P. Tap, 1997, repère six composantes impliquées dans la construction et la dynamique de l’identité :
-la continuité (ou sentiment de rester le même au fil du temps) ;
-l’unité, la cohérence du moi (ou représentation plus ou moins structurée, stable que l’on a de soi-même et que les autres se font de la personne)
– l’unicité (ou sentiment de se percevoir comme unique) ; la diversité (ou coexistence de plusieurs personnages en une même personne) ; la réalisation de soi par l’action (c’est le cas dans les démarches de projet et de formation) ;
– la vision positive de soi (ou estime de soi). Dans la construction des identités se joue la dialectique du même et de l’autre, et une double articulation : permanence/changement, intériorité/extériorité.

R. Sainsaulieu, 1977, a été le premier à montrer que l’entreprise est un lieu où se construit l’identité, qui loin de n’être que sexuelle, religieuse ou politique, se construit aussi par le travail.

tudiant les formes élémentaires des identités sociales et professionnelles, C. Dubar, 1996, observe que « les formes identitaires peuvent s’interpréter à partir des modes d’articulation entre transaction objective et transaction subjective, comme des résultats de compromis « intérieurs » entre identité héritée et identité visée mais aussi de négociations « extérieures » entre identité attribuée par autrui et identité incorporée par soi ».

Autrement dit, la « construction identitaire » s’élabore en fonction du temps et de la position du groupe dans l’espace social de référence. Dans la mesure ou les institutions se transforment désormais à des rythmes rapides, en fonction des évolutions technologiques et des rapports de pouvoir qui les structurent, « la dynamique identitaire résulte d’un incessant processus d’ajustement des identités antérieures et intérieures aux nouvelles formes identitaires qui sont offertes ».

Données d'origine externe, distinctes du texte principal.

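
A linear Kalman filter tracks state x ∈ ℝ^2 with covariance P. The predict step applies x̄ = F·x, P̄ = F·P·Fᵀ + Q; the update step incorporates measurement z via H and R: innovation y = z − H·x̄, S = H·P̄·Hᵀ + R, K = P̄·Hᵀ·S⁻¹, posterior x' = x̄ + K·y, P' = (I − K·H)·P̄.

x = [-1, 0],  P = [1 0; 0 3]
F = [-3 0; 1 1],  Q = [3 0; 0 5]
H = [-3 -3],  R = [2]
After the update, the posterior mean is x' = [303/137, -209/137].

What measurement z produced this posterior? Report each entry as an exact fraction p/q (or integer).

z = [-2]

x̄ = F·x = [3, -1]
P̄ = F·P·Fᵀ + Q = [12 -3; -3 9]
S = H·P̄·Hᵀ + R = [137]
K = P̄·Hᵀ·S⁻¹ = [-27/137; -18/137]
x' − x̄ = [-108/137, -72/137] = K·y
y = (KᵀK)⁻¹·Kᵀ·(x' − x̄) = [4]
z = y + H·x̄ = [4] + [-6] = [-2]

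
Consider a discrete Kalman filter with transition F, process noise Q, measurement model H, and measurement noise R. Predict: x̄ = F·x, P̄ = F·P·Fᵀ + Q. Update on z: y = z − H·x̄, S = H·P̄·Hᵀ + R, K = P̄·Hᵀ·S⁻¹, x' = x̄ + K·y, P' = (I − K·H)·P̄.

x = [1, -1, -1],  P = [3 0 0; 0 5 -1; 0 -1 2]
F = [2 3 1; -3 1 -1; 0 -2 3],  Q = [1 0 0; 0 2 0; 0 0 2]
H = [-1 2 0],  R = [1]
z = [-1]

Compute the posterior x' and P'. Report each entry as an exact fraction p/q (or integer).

x̄ = F·x = [-2, -3, -1]
P̄ = F·P·Fᵀ + Q = [54 -3 -31; -3 38 -21; -31 -21 52]
y = z − H·x̄ = [3]
S = H·P̄·Hᵀ + R = [219]
K = P̄·Hᵀ·S⁻¹ = [-20/73; 79/219; -11/219]
x' = x̄ + K·y = [-206/73, -140/73, -84/73]
P' = (I − K·H)·P̄ = [2742/73 1361/73 -2483/73; 1361/73 2081/219 -3730/219; -2483/73 -3730/219 11267/219]

x' = [-206/73, -140/73, -84/73]
P' = [2742/73 1361/73 -2483/73; 1361/73 2081/219 -3730/219; -2483/73 -3730/219 11267/219]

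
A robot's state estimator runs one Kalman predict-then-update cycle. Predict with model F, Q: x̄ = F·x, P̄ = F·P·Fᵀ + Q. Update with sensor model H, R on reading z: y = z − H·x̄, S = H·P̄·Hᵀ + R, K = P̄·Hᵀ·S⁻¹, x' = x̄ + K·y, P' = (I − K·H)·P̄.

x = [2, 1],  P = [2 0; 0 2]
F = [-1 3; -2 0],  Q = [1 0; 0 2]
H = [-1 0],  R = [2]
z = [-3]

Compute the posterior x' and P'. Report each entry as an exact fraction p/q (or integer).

x̄ = F·x = [1, -4]
P̄ = F·P·Fᵀ + Q = [21 4; 4 10]
y = z − H·x̄ = [-2]
S = H·P̄·Hᵀ + R = [23]
K = P̄·Hᵀ·S⁻¹ = [-21/23; -4/23]
x' = x̄ + K·y = [65/23, -84/23]
P' = (I − K·H)·P̄ = [42/23 8/23; 8/23 214/23]

x' = [65/23, -84/23]
P' = [42/23 8/23; 8/23 214/23]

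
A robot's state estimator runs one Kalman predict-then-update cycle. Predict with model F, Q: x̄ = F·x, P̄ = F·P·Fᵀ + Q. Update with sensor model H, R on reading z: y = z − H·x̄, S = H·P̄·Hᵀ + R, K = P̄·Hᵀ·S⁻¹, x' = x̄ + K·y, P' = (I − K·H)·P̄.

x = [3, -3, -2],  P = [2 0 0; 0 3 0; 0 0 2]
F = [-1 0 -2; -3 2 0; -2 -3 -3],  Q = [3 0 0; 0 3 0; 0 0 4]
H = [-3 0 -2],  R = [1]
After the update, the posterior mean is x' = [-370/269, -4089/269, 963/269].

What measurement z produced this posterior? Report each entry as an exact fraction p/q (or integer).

x̄ = F·x = [1, -15, 9]
P̄ = F·P·Fᵀ + Q = [13 6 16; 6 33 -6; 16 -6 57]
S = H·P̄·Hᵀ + R = [538]
K = P̄·Hᵀ·S⁻¹ = [-71/538; -3/269; -81/269]
x' − x̄ = [-639/269, -54/269, -1458/269] = K·y
y = (KᵀK)⁻¹·Kᵀ·(x' − x̄) = [18]
z = y + H·x̄ = [18] + [-21] = [-3]

z = [-3]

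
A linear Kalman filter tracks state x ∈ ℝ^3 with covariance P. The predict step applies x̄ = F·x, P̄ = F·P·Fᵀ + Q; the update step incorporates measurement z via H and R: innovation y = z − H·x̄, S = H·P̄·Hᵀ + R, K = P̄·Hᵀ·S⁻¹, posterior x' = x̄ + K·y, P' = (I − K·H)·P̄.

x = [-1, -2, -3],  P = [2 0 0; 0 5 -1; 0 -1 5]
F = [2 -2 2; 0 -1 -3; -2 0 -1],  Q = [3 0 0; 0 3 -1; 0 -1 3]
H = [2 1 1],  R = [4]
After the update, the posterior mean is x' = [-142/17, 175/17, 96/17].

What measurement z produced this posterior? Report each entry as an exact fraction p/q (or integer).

x̄ = F·x = [-4, 11, 5]
P̄ = F·P·Fᵀ + Q = [59 -24 -20; -24 47 13; -20 13 16]
S = H·P̄·Hᵀ + R = [153]
K = P̄·Hᵀ·S⁻¹ = [74/153; 4/51; -11/153]
x' − x̄ = [-74/17, -12/17, 11/17] = K·y
y = (KᵀK)⁻¹·Kᵀ·(x' − x̄) = [-9]
z = y + H·x̄ = [-9] + [8] = [-1]

z = [-1]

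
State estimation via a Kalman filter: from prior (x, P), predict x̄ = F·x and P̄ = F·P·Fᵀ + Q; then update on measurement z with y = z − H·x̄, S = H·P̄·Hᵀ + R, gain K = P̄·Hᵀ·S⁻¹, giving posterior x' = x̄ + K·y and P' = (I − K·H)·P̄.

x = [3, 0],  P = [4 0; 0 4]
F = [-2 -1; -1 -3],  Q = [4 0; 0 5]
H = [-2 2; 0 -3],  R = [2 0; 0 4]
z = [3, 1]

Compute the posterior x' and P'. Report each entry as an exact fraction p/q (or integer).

x̄ = F·x = [-6, -3]
P̄ = F·P·Fᵀ + Q = [24 20; 20 45]
y = z − H·x̄ = [-3, -8]
S = H·P̄·Hᵀ + R = [118 -150; -150 409]
K = P̄·Hᵀ·S⁻¹ = [-6136/12881 -4140/12881; 100/12881 -4215/12881]
x' = x̄ + K·y = [-25758/12881, -5223/12881]
P' = (I − K·H)·P̄ = [11656/12881 5520/12881; 5520/12881 5620/12881]

x' = [-25758/12881, -5223/12881]
P' = [11656/12881 5520/12881; 5520/12881 5620/12881]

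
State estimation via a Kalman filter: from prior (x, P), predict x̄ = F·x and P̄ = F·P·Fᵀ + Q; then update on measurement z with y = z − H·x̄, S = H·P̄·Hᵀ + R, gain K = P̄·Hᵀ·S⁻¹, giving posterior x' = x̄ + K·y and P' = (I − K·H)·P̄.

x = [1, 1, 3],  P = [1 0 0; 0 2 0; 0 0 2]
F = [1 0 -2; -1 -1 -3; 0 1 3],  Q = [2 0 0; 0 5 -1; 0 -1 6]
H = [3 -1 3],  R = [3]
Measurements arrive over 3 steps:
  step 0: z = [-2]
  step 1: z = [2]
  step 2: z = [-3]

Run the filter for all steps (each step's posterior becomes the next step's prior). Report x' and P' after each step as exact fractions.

step 0: x' = [-319/103, -349/103, 148/103], P' = [1035/103 741/103 -795/103; 741/103 1110/103 -399/103; -795/103 -399/103 1387/206]
step 1: x' = [-1845/508, -23519/17272, 32705/8636], P' = [32989/508 31047/1016 -27753/508; 31047/1016 691593/34544 -415695/17272; -27753/508 -415695/17272 403799/8636]
step 2: x' = [-9554825/710124, -2870973/473416, 14843249/1420248], P' = [149885045/355062 23473695/118354 -252544835/710124; 23473695/118354 46765245/473416 -39165669/236708; -252544835/710124 -39165669/236708 426646727/1420248]

step 0: x̄ = F·x = [-5, -11, 10]
step 0: P̄ = F·P·Fᵀ + Q = [11 11 -12; 11 26 -21; -12 -21 26]
step 0: y = z − H·x̄ = [-28]
step 0: S = H·P̄·Hᵀ + R = [206]
step 0: K = P̄·Hᵀ·S⁻¹ = [-7/103; -28/103; 63/206]
step 0: x' = x̄ + K·y = [-319/103, -349/103, 148/103]
step 0: P' = (I − K·H)·P̄ = [1035/103 741/103 -795/103; 741/103 1110/103 -399/103; -795/103 -399/103 1387/206]
step 1: x̄ = F·x = [-615/103, 224/103, 95/103]
step 1: P̄ = F·P·Fᵀ + Q = [7195/103 2382/103 -5007/103; 2382/103 6439/206 -6833/206; -5007/103 -6833/206 11151/206]
step 1: y = z − H·x̄ = [1990/103]
step 1: S = H·P̄·Hᵀ + R = [34544/103]
step 1: K = P̄·Hᵀ·S⁻¹ = [123/1016; -6323/34544; 2561/17272]
step 1: x' = x̄ + K·y = [-1845/508, -23519/17272, 32705/8636]
step 1: P' = (I − K·H)·P̄ = [32989/508 31047/1016 -27753/508; 31047/1016 691593/34544 -415695/17272; -27753/508 -415695/17272 403799/8636]
step 2: x̄ = F·x = [-96775/8636, -109981/17272, 172711/17272]
step 2: P̄ = F·P·Fᵀ + Q = [4080485/8636 3308375/17272 -6317205/17272; 3308375/17272 3443961/34544 -5668547/34544; -6317205/17272 -5668547/34544 10447281/34544]
step 2: y = z − H·x̄ = [-730/127]
step 2: S = H·P̄·Hᵀ + R = [41772/127]
step 2: K = P̄·Hᵀ·S⁻¹ = [16345/41772; -1469/27848; -6565/83544]
step 2: x' = x̄ + K·y = [-9554825/710124, -2870973/473416, 14843249/1420248]
step 2: P' = (I − K·H)·P̄ = [149885045/355062 23473695/118354 -252544835/710124; 23473695/118354 46765245/473416 -39165669/236708; -252544835/710124 -39165669/236708 426646727/1420248]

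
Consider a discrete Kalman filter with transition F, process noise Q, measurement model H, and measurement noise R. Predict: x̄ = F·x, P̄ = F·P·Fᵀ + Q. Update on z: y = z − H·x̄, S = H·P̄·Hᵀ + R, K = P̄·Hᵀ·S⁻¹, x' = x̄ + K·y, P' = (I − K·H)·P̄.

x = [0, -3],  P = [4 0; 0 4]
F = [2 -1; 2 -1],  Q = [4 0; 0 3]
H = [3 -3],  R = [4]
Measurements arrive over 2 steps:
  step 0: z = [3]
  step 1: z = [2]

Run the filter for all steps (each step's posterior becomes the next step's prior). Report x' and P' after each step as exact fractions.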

Autrefois, l’identité était fixe et assignée une fois pour toute. De nos jours, les individus aussi bien que les groupes sont contraints par les circonstances qui changent, de redéfinir eux-mêmes leur identité. Ce sont les trajectoires et non plus les positions qui désormais définissent les identités. Mais une nouvelle identité est souvent instable, incertaine et peut s’avérer déstabilisante et douloureuse, d’ou la « fatigue d’être de soi », débouchant sur la dépression se substituant à la névrose, A. Ehrenberg, 1998. Un inonde d’identité en flux est un monde où le besoin de reconnaissance des individus devient un enjeu de premier ordre et intéresse la société globale.

On parle désormais de la dynamique des identités, d’identités plurielles, «mosaïques », contextuelles, changeantes dans la mesure où les individus doivent vivre dans des sociétés de plus en plus complexes, d’où le caractère essentiellement instable, multidimensionnel, différentiel et relationnel des processus de construction identitaire.

Selon le concept d’identité élaboré par A. Strauss, dans le cadre de l’école interactionniste, chaque individu appartient simultanément à plusieurs groupes sociaux et dispose donc de plusieurs collectifs de référence. Cette appartenance sociale, culturelle, à des collectifs divers fait que, à un moment donné, des gens différents peuvent avoir une même conduite. Elle permet aussi de comprendre des comportements que ne suffiraient pas à expliquer le profil psychologique, l’histoire individuelle (l’enfance, le rapport à la mère, l’absence de père…) ou l’appartenance à une catégorie sociale unique (la bourgeoisie de province, la classe ouvrière…). L’identité procède d’une logique séparative et classificatoire.

Suffit-il de catégoriser pour rendre compte de la dynamique identitaire ?

P. Bourdieu rappelle que catégorie, vient du grec, katêgoreln qui signifie accuser publiquement.